‘Americans had little experience of terror’ (News Letter)

‘Americans had little experience of terror’
Laura Murphy (News Letter)
7 May 2011

[Laura Murphy interviewed me about the death of Osama bin Laden]

Relief, and the belief that “every right-thinking person” should share this emotion, was what was experienced by US-born Allan Leonard, when he learnt of the death of terror chief Osama bin laden this week.

“There’s no question (about that),” says the 43-year-old.

“The man was an international threat.”

Originally from Toledo, in Ohio, Allan lived in various parts of his native country, including Boston and New York, before moving to the province in 1994. He is now married and settled in Balygowan.

“I had planned to come here for several years after I graduated from Boston University,” he says.

“My Bachelor’s degree was International Relations and I was interested in Irish history and politics, and like many Americans, I have Irish ancestry.

“It was the classic story — I came here and met a local girl from Belfast (her name is Beverley), married and settled down, bought a house, and I’ve been working ever since.”

Ironically, on the day of the 9/11 atrocities, Allan was “busy finishing a project at the Linen Hall Library called Troubled Images.”

Just a couple of days later, he had to fly to England in order to sign off the final master disk for a multimedia CD-Rom which was part of the project — “this was in the days before high speed broadband,” he laughs.

“My plane ticket was already purchased, so on the day of 9/11, I’m watching all of this take place.

“People asked was I nervous and I said ‘absolutely not’, this would be the safest day in all of history to fly because it was just such a rude awakening in terms of airport security.”

Allan likens the impact of 9/11 to that of the attack on Pearl Harbour in 1941, “in a sense that America had been directly attacked by a foreign power.

“Also, the audacity and the shock … it was almost unreal. Friends and I were sending text messages asking ‘is this really happening?’ It just felt like a nightmare.”

But he says that despite the horror, it didn’t evoke in him a feeling that he needed to “rush out and join the US army”, and he believes this was in part due to the fact that he had been living in Northern Ireland — a country well acquainted with terrorism — for some time before the strike in America.

“I have learnt how society operates in a conflict. I know how it affects people’s psyche and their outlook and how they deal with things.

“Americans have very little experience in dealing with direct terrorism.”

In was back in the late 1990s when Osama bin Laden first came to Allan’s attention.

“He was doing all these atrocious acts, and I just thought ‘this person must be stopped’.

“He was a threat to international security, he was just way too dangerous. I knew that something was always going to have to happen.”

Allan adds that he knew that once his fellow American countrymen “set their minds to taking action, it gets done.”

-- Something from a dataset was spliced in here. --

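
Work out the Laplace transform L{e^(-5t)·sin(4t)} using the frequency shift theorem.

Frequency shift: L{e^(at)f(t)} = F(s-a). L{e^(-5t)·sin(4t)} = 4/((s+5)² + 16)

Final answer: 4/((s+5)² + 16)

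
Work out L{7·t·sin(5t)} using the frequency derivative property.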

And he says that whilst he believes that “Al-Qaeda still remains a threat”, he hopes that with the organisation’s “charismatic head cut off”, and future operations will be “not so effective and less co-ordinated.”

He adds: “Al-Qaeda atrocities will continue but I cannot see how they will manage to pull off a spectacle like 9/11 because that was, in a way, an incredible mastermind of co-ordination. What we need to be hopeful of is that they will never carry the same kind of impetus.”